Glen Cook

Song from a Forgotten Hill

We were trapped in a world where tomorrow was yesterday. The fire had come three times and gone, and now we were back where our fathers had been a hundred years ago. There were some—"Toms," I've heard them called— who went into slavery as if it were their birthright, but there were also those who fought and died rather than hoe in some redneck's field. Most of those who fought did die. But free.

"Go tell it on the mountain,

Over the hill and everywhere;

Go tell it on the mountain,

To let my people go...."

The fire came the first time when the good soldier-men in Washington and Moscow decided on mutual suicide. The Russians thought of victory in terms of population destruction. They shot at cities. Our people suffered more than Mr. Charley. We lived in the cities that were the targets. But so did the white liberals who were helping bring change.

The fire came a second time when militants burned the remnants of Whitey's cities. Mr. Charley was too busy with his war to be bothered then, but the fire came a third time when he finished and turned his attention inward. There was civil war between whites and blacks. Might may not make right, but it makes victory. White's Mate.

A Fool's Mate.
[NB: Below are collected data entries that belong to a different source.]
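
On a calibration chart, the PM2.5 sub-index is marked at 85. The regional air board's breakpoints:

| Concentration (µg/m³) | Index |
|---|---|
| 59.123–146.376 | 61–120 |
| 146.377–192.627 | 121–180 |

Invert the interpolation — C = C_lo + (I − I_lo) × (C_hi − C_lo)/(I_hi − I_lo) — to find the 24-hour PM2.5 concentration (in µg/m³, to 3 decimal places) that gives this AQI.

AQI 85 lies in the 61–120 band, which corresponds to 59.123–146.376 µg/m³.
C = 59.123 + (85−61)×(146.376−59.123)/(120−61) = 59.123 + 24×87.253/59 ≈ 94.61575 µg/m³ → 94.616 µg/m³ to 3 dp.

94.616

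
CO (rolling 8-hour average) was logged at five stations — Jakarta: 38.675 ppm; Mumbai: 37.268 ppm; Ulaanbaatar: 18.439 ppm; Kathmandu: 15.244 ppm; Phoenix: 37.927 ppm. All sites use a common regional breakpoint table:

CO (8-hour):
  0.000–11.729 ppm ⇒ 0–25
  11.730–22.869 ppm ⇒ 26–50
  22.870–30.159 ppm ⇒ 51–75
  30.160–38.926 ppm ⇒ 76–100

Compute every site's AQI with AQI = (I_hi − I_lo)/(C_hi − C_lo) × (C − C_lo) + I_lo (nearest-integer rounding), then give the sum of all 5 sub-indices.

365

Jakarta: row 30.160–38.926 (AQI 76–100). (100−76)·(38.675−30.160)/(38.926−30.160) + 76 = 24·8.515/8.766 + 76 ≈ 99.31 → 99.
Mumbai: 37.268 lies in 30.160–38.926, so I_lo=76, I_hi=100, C_lo=30.160, C_hi=38.926.
(100−76)/(38.926−30.160) × (37.268−30.160) + 76 = 24/8.766 × 7.108 + 76 ≈ 95.46 → 95.
Ulaanbaatar: 18.439 lies in 11.730–22.869, so I_lo=26, I_hi=50, C_lo=11.730, C_hi=22.869.
(50−26)/(22.869−11.730) × (18.439−11.730) + 26 = 24/11.139 × 6.709 + 26 ≈ 40.46 → 40.
Kathmandu 15.244: bracket 11.730–22.869 → index 26–50; slope 24/11.139, offset 3.514.
AQI = 26 + 24/11.139·3.514 ≈ 33.57 ⇒ 34.
Phoenix: 37.927 ∈ [30.160, 38.926] ↔ index [76, 100].
76 + (37.927−30.160)·(100−76)/(38.926−30.160) = 76 + 7.767·24/8.766 ≈ 97.26, so AQI = 97.
AQIs: Jakarta=99, Mumbai=95, Ulaanbaatar=40, Kathmandu=34, Phoenix=97. Sum = 99 + 95 + 40 + 34 + 97 = 365.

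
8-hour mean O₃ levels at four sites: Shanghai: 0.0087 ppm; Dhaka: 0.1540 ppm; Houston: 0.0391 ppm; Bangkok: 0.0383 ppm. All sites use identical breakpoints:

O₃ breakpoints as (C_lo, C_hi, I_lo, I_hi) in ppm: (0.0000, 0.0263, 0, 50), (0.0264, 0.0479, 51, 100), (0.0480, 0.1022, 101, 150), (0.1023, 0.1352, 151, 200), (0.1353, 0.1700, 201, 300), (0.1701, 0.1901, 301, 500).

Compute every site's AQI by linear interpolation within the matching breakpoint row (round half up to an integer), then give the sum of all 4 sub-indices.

Shanghai: 0.0087 ∈ [0.0000, 0.0263] ↔ index [0, 50].
0 + (0.0087−0.0000)·(50−0)/(0.0263−0.0000) = 0 + 0.0087·50/0.0263 ≈ 16.54, so AQI = 17.
Dhaka: row 0.1353–0.1700 (AQI 201–300). (300−201)·(0.1540−0.1353)/(0.1700−0.1353) + 201 = 99·0.0187/0.0347 + 201 ≈ 254.35 → 254.
Houston: row 0.0264–0.0479 (AQI 51–100). (100−51)·(0.0391−0.0264)/(0.0479−0.0264) + 51 = 49·0.0127/0.0215 + 51 ≈ 79.94 → 80.
Bangkok: 0.0383 lies in 0.0264–0.0479, so I_lo=51, I_hi=100, C_lo=0.0264, C_hi=0.0479.
(100−51)/(0.0479−0.0264) × (0.0383−0.0264) + 51 = 49/0.0215 × 0.0119 + 51 ≈ 78.12 → 78.
AQIs: Shanghai=17, Dhaka=254, Houston=80, Bangkok=78. Sum = 17 + 254 + 80 + 78 = 429.

429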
Black loses, and now tomorrow is yesterday.

The war killed most all the good folks. They lived where the bombs fell. The rednecks and the militants seem to be the only survivors. And now the rednecks, who waited so long for their chance, are "puttin' 'em back in their place." There are very few of us out here in the hills. We're hunted, and running, but free.

My son Al came to me this morning, while I was at the spring getting water for breakfast coffee. He asked when we could go home. Said he's getting tired of camping in a smelly cave. He misses Jamey, the son of the white couple who lived next door in St. Louis. At five he's too young to understand a child killed in war. Nor would he understand if I told him Jamey's father was one of the vigilantes who drove us south into these hills. He wouldn't understand, and I'm afraid to try an explanation. Because I don't understand either.